Prep the zucchini: Grate zucchini on the large holes of a box grater. Toss with 1/2 teaspoon salt and let sit in a colander for 10 minutes to draw out water.
Squeeze out moisture: Wrap the zucchini in a clean kitchen towel and squeeze firmly to remove as much liquid as possible. This step is key to crisp fritters.
Combine dry ingredients: In a large bowl, whisk flour, cornstarch, baking powder, 1/2 teaspoon salt, pepper, and smoked paprika or cayenne if using.
Build the batter: Add zucchini, corn, scallions, garlic, herbs, lemon zest, lemon juice, and the flax “egg” to the dry mix.

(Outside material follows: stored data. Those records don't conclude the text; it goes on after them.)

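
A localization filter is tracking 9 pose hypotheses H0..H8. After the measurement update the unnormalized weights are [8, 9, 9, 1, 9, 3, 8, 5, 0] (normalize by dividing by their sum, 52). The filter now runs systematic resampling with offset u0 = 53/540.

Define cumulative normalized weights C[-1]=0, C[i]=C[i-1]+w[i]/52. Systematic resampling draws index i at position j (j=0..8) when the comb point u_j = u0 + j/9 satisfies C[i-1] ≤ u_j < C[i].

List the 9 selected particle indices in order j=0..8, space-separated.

0 1 1 2 4 4 6 6 7

C = [2/13, 17/52, 1/2, 27/52, 9/13, 3/4, 47/52, 1, 1]
j=0: u_0=53/540 ∈ [0, 2/13) → index 0
j=1: u_1=113/540 ∈ [2/13, 17/52) → index 1
j=2: u_2=173/540 ∈ [2/13, 17/52) → index 1
j=3: u_3=233/540 ∈ [17/52, 1/2) → index 2
j=4: u_4=293/540 ∈ [27/52, 9/13) → index 4
j=5: u_5=353/540 ∈ [27/52, 9/13) → index 4
j=6: u_6=413/540 ∈ [3/4, 47/52) → index 6
j=7: u_7=473/540 ∈ [3/4, 47/52) → index 6
j=8: u_8=533/540 ∈ [47/52, 1) → index 7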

Stir until just combined. If batter seems too wet, sprinkle in 1–2 tablespoons more flour; it should hold together but not feel dry.
Heat the pan: Add a thin layer of oil to a large nonstick skillet over medium to medium-high heat.
Form fritters: Scoop 2–3 tablespoons of batter per fritter into the pan. Flatten gently with a spatula to about 1/2 inch thick.
Cook until golden: Fry 3–4 minutes per side until deeply golden and crisp.
Adjust heat as needed so they brown without burning.
Drain and season: Transfer to a paper towel–lined plate. Sprinkle with a pinch of salt while hot.
Serve: Pair with vegan yogurt or mayo mixed with lemon and herbs, or your favorite hot sauce.